Grünen-Politiker Nouripour berichtete über die aktuelle Situation in Afghanistan. Die Taliban leisteten gute PR-Arbeit. Das hätten sie gelernt. In Kabul verhielten sie sich ruhig, doch Hilfsorganisationen und die Vereinten Nationen berichteten aus den Provinzstädten von Massenhinrichtungen. Die Taliban haben nach seinen Informationen schon jahrelang an Todeslisten gearbeitet, auf denen die Namen von Frauenrechtlerinnen verzeichnet sind, aber auch von Menschen, die "ungünstig" über Afghanistan berichtet oder für ausländische Medien gearbeitet haben. Nouripour beschreibt den Fall des Mitarbeiters eines Journalisten, nach dem man erfolglos gefahndet hatte. Also sei kurzerhand dessen Vater auf die Straße gezerrt und erschossen worden.
Wenn die Rettungsmaßnahmen beendet seien, dann hätten die Taliban nur noch ein Ziel: "Niemand soll raus", erklärt Nouripour. "Die Taliban sind Geiselnehmer. Sie wollen ein Volk von 30 Millionen Menschen in Geiselhaft nehmen."

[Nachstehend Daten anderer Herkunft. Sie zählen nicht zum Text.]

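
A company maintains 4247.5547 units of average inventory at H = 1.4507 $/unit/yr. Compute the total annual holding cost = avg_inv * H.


Cost = 4247.5547 * 1.4507 = 6161.9276

6161.9276 $/yr


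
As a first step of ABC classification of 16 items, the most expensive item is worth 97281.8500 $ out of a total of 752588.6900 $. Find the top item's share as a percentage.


Top item = 97281.8500
Total = 752588.6900
Percentage = 97281.8500 / 752588.6900 * 100 = 12.9263

12.9263%


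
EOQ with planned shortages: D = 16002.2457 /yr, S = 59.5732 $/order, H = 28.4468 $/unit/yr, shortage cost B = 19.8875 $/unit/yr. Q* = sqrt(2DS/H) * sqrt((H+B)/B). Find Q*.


sqrt(2DS/H) = 258.8894
sqrt((H+B)/B) = 1.5590
Q* = 258.8894 * 1.5590 = 403.6006

403.6006 units


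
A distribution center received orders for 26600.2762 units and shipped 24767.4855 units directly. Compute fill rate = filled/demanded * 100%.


FR = 24767.4855 / 26600.2762 * 100 = 93.1099

93.1099%


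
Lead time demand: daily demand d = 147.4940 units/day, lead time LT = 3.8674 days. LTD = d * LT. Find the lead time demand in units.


LTD = 147.4940 * 3.8674 = 570.4183

570.4183 units


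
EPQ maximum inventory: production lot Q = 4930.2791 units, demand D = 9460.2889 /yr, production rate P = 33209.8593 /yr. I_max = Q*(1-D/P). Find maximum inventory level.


D/P = 0.2849
1 - D/P = 0.7151
I_max = 4930.2791 * 0.7151 = 3525.8207

3525.8207 units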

"Haben uns erpressbar gemacht"
US-Präsident Joe Biden will die US-Truppen möglichst bis Ende August aus Afghanistan abziehen. Dann müssen auch die Ortskräfte aus Kabul abgezogen sein, die für deutsche Organisationen gearbeitet haben. "Das ist nicht zu schaffen", meint Nouripour. "Wir haben uns erpressbar gemacht", sagt er. Ab September müsse über jeden Menschen verhandelt werden, der das Land verlassen will, und die Taliban würden hohe Preise verlangen.

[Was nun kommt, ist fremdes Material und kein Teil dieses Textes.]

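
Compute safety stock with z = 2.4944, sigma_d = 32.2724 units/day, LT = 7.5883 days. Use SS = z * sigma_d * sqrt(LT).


sqrt(LT) = sqrt(7.5883) = 2.7547
SS = 2.4944 * 32.2724 * 2.7547 = 221.7531

221.7531 units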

Die Schuld an der Situation gibt Nouripour den zuständigen Politikern der Regierungskoalition. Bereits im Juni hatten die Grünen im Bundestag beantragt, die Rettung von Ortskräften aus Afghanistan dringend voranzutreiben. Das hatten SPD und CDU abgelehnt. Mittlerweile gibt es erste Abgeordnete der beiden Parteien, die das Zögern vor zwei Monaten als einen Fehler und als "beschämend" bezeichnen.